Confusion about function composition in Haskell

5
votes

Consider following function definition in ghci.

let myF = sin . cos . sum

where, . stands for composition of two function (right associative). This I can call

myF [3.14, 3.14]

and it gives me desired result. Apparently, it passes list [3.14, 3.14] to function 'sum' and its 'result' is passed to cos and so on and on. However, if I do this in interpreter

let myF y = sin . cos . sum y

or

let myF y = sin . cos (sum y)

then I run into troubles. Modifying this into following gives me desired result.

let myF y = sin . cos $ sum y

or

let myF y = sin . cos . sum $ y

The type of (.) suggests that there should not be a problem with following form since 'sum y' is also a function (isn't it? After-all everything is a function in Haskell?) 

let myF y = sin . cos . sum y -- this should work?

What is more interesting that I can make it work with two (or many) arguments (think of passing list [3.14, 3.14] as two arguments x and y), I have to write the following

let (myF x) y = (sin . cos . (+ x)) y 
myF 3.14 3.14 -- it works! 
let myF = sin . cos . (+) 
myF 3.14 3.14 -- -- Doesn't work!

There is some discussion on HaskellWiki regarding this form which they call 'PointFree' form http://www.haskell.org/haskellwiki/Pointfree . By reading this article, I am suspecting that this form is different from composition of two lambda expressions. I am getting confused when I try to draw a line separating both of these styles.

3
haskellfunction-compositionpointfree
It is not true that "everything is a function in Haskell." Conal Elliot has a great discussion of this on his blog.Antal Spector-Zabusky

3 Answers

10
votes

Let's look at the types. For sin and cos we have:

cos, sin :: Floating a => a -> a

For sum:

sum :: Num a => [a] -> a

Now, sum y turns that into a

sum y :: Num a => a

which is a value, not a function (you could name it a function with no arguments but this is very tricky and you also need to name () -> a functions - there was a discussion somewhere about this but I cannot find the link now - Conal spoke about it).

Anyway, trying cos . sum y won't work because . expects both sides to have types a -> b and b -> c (signature is (b -> c) -> (a -> b) -> (a -> c)) and sum y cannot be written in this style.
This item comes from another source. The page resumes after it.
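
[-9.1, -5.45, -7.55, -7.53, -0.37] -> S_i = Random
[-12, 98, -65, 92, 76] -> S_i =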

That's why you need to include parentheses or $.

As for point-free style, the simples translation recipe is this:

  • take you function and move the last argument of function to the end of the expression separated by a function application. For example, in case of mysum x y = x + y we have y at the end but we cannot remove it right now. Instead, rewriting as mysum x y = (x +) y it works.
  • remove said argument. In our case mysum x = (x +)
  • repeat until you have no more arguments. Here mysum = (+)

(I chose a simple example, for more convoluted cases you'll have to use flip and others)

7
votes

No, sum y is not a function. It's a number, just like sum [1, 2, 3] is. It therefore makes complete sense that you cannot use the function composition operator (.) with it.

Not everything in Haskell are functions.

4
votes

The obligatory cryptic answer is this: (space) binds more tightly than .

Most whitespace in Haskell can be thought of as a very high-fixity $ (the "apply" function). w x . y z is basically the same as (w $ x) . (y $ z)

When you are first learning about $ and . you should also make sure you learn about (space) as well, and make sure you understand how the language semantics implicitly parenthesize things in ways that may not (at first blush) appear intuitive.